Research Subject

パックセメンテーション法による生体用チタン材料の表面改質

    はじめに

     
     チタンおよびチタン合金は、優れた機械的特性・耐食性や生体適合性と共に、骨組織と光学顕微鏡レベルで直接密着する特性(オッセオインテグレーション)を有するため、インプラント材料として利用されている。しかしながら、チタンが骨組織に固定されるには3ヶ月程度の比較的長期間が必要とされ、埋入直後に応力負荷できないことが問題となっている。
     骨-インプラント間の迅速で強固な密着を達成するため、骨の無機成分の大半を占め、骨と優れた結合性を持つリン酸カルシウムのコーティングが有力な方法と考えられている。
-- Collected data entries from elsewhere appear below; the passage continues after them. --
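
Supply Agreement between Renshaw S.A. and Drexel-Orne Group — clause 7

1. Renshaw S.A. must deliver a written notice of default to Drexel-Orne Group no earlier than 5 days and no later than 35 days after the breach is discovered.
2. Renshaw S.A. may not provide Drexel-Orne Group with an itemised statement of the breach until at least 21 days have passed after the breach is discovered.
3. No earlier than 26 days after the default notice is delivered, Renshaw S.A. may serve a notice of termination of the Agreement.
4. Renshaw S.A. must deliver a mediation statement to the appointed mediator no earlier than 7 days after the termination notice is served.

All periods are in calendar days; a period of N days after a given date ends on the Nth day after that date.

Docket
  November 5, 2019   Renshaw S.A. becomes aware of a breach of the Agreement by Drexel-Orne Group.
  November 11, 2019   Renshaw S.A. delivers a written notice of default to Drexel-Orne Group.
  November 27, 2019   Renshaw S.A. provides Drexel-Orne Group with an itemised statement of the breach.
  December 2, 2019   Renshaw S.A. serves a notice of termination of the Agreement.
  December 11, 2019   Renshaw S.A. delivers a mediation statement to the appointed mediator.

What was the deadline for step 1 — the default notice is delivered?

December 10, 2019

Step 1 runs from November 5, 2019, when the breach is discovered. The window is 5–35 days after November 5, 2019; it closes on December 10, 2019.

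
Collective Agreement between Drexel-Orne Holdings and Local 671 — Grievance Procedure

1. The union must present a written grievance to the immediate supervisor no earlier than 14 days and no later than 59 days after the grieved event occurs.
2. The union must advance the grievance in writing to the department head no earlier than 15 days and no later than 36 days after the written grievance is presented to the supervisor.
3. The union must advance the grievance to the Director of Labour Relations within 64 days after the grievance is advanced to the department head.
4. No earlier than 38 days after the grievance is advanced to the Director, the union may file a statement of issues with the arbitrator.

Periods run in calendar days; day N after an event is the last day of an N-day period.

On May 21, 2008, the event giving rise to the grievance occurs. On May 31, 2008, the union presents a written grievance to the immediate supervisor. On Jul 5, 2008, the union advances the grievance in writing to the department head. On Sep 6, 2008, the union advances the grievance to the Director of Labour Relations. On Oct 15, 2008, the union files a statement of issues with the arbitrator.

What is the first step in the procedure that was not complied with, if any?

(1) the permitted window runs from May 21, 2008 + 14 = Jun 4, 2008 to May 21, 2008 + 59 = Jul 19, 2008; done May 31, 2008 — 4 days before the window opened.

Step 1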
チタン材料へのリン酸カルシウムコーティングで実用化されているのがプラズマスプレー法であるが、コーティング膜と基板の密着性や生成相の制御の点での問題が報告されている。
     そこで本研究では、コーティング方法としてパックセメンテーション法(PC法)に着目した。PC法とは、るつぼに粉末を入れ、その中に試料を埋入して熱処理することで試料の表面改質を行う方法である。他のコーティング方法に比べ安価でかつ簡便な手法であり、粉末の組成を変化させることで生成相の制御も可能である。これまでに行われたチタン材料のPC法の研究としては、Al, Si, Bなどのコーティングによる耐摩耗性の向上などがあるが、リン酸カルシウム系粉末を用いたコーティングは未だ報告されていない。
     そこで本研究では、リン酸カルシウム系粉末を用いたPC法によりチタン材料の表面に反応膜を作製し、その生成に及ぼす各種処理条件の影響を調査する。

     

    研究概要

    本研究では、供試材を工業用純チタン(JIS2種、10×10×1 mm、鏡面研磨)、粉末をHAp等のリン酸カルシウム系粉末、雰囲気を大気、Ar、真空および水蒸気、熱処理温度を773 K〜1073 K、熱処理時間を3.6 ks 〜259.2 ksとして、PC法を行う。
     膜の分析として、XRD(α-2θ, α=1°)で相同定、OM, SEM, TEMで組織観察、EDX, EPMAで組成分析を行う。また、疑似体液浸漬および密着力測定を行い、膜の生体適合性を評価する。